D.E.I. Goes Quiet

Joelle Emerson’s D.E.I. consultancy, Paradigm, works with more than 500 companies. The growing backlash against D.E.I., she said, “is usually the first agenda item on every call.”

Critics of D.E.I., or diversity, equity and inclusion initiatives, have tried to scapegoat it for everything from regional bank failures to a panel’s ripping off a Boeing plane in flight last week. That debate gathered pace this month as three famous billionaires clashed over D.E.I.’s merits on social media: Elon Musk and Pershing Square’s chief executive, Bill Ackman, have attacked D.E.I. efforts as “racist,” while the investor Mark Cuban argued that they were “good for business.”

The economy and political landscape have changed since 2020, when companies hired D.E.I. officers in droves amid a racial reckoning after the murder of George Floyd. Recently, D.E.I. programs have become less visible. Over the past two years, hiring for D.E.I. roles has plunged and the number of investor calls mentioning D.E.I. has dropped.

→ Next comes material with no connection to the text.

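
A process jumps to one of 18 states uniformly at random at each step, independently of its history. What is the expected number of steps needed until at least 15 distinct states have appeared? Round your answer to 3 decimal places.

29.912

Going from k to k+1 distinct takes a geometric number of steps with mean 18/(18-k).
Sum over k = 0,...,14: E = 18/18 + 18/17 + 18/16 + ... + 18/5 + 18/4 = 29.9119.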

That raises a question: Have companies pulled back on D.E.I.? Or have they just changed how they approach and talk about it?

D.E.I. is operating in a new environment. Last year, the Supreme Court struck down affirmative action in college admissions, setting off a wave of similar lawsuits and legal threats against company diversity programs. And while polling indicates that most Americans believe it’s good for companies to focus on diversity, equity and inclusion, there’s a wide partisan divide: In a Pew survey last year, 78 percent of workers who identified as Democrats agreed with this sentiment, while just 30 percent of Republican workers thought the same.